One variable is always changed, and other ones are set as default constants. That gives us a ceteris paribus chance to see changes while keeping other parameters the same.

As you are used to know, we tested the strategies in QuantConnect and calculated further data by exporting equity curves into Quantpedia Pro into our Portfolio Manager.

Preliminary Results

We have judged that best results are achieved when using quartiles (1/4) and terciles (1/3) for sorting stocks in portfolio. We take that as basis for forming our final recommended strategy’s variant.

It looks like the best length of period for taking previous earnings releases into account is 4 quarters, and we select it as our preference for further research. On the other hand, the longest period, with 20 quarters, was very good, performing most of the time before 2021 but came quite fading after.

It is pretty clear that it is best to hold constructed long-short portfolio for 4 weeks only. This was used default in our final tests.

Final strategy’s variant

The second round of fine-tuning consisted of amplifying these preliminary findings into the actual final strategy. By shortlisting of most promising strategies, there were favorites selected that we once again tested in Quantconnect. We find that the best results are accrued with sorting into terciles (1/3), having 4 week holding period, and using 12 quarters of previous data taken into account for the calculation of earnings surprise.

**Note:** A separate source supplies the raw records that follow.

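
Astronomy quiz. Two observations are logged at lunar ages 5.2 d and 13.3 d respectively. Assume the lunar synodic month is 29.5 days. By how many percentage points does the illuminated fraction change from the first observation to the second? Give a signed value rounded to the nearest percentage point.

+70 pp

θ₁ = 360° × 5.2/29.5 = 63.5°, f₁ = (1 − cos θ₁)/2 = 0.277.
θ₂ = 360° × 13.3/29.5 = 162.3°, f₂ = (1 − cos θ₂)/2 = 0.976.
Change = f₂ − f₁ = +0.700 → +70 percentage points.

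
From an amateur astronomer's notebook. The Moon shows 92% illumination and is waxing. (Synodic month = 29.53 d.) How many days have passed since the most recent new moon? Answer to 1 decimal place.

12.1 days

cos θ = 1 − 2f = -0.840, giving a principal value of 147.1°.
The Moon is waxing (0°–180°), so θ = 147.1° directly.
That fraction of the synodic month is 147.1/360 × 29.53 d ≈ 12.07 d.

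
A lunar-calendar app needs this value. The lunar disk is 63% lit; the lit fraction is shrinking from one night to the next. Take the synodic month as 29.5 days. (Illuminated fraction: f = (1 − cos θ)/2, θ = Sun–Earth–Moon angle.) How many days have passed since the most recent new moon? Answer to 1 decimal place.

cos θ = 1 − 2f = -0.260, giving a principal value of 105.1°.
A waning Moon lies in 180°–360°, so θ = 360° − 105.1° = 254.9°.
At 360°/29.5 d per day, 254.9° corresponds to 20.89 days.

20.9 days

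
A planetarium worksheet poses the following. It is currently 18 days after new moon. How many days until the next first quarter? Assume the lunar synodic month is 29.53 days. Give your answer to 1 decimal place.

First quarter occurs at elongation 90°, i.e. at age 29.53 × 90/360 = 7.383 d.
This lunation's first quarter (7.383 d) has passed, so add one period: 36.913 − 18 = 18.913 days.

18.9 days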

We were able to increase the performance of our initial strategy to a compounding annual return of 5.89% with a Sharpe Ratio of 0.76 and a maximal drawdown of -11.81%. But what’s more important is that most of the strategy’s variants were showing positive performance, indicating underlying alpha that can be harvested by using linguistic analysis of earnings announcement calls. We are also confident that even better results can probably be achieved by using the shorter period for reaction on earnings calls (we use the default one week, but data are available on a daily basis) and/or more complex rules or methodology.



This is our final proposal for the strategy with the most balanced parameters. The initial strategy, excluding proposed changes, is still profitable, but the final strategy has clearly outperformed since 2019.

We are aware of survivorship bias in our results, which can be addressed by the introduction of another set of walk-forward rules. The essential problem here is that we are choosing the best variables after the factual testing (a posteriori). Since we removed the worst-performing variable values, we cannot account for their possible performance in the non-overlapping future time window. This forms the basis for the possibility of further testing and increasing the robustness of the overall solution. This kind of further modification can increase the chance of even better prediction of hidden alpha signals. But our main finding holds -> there really seems to be a treasure trove hidden in earnings call transcripts data.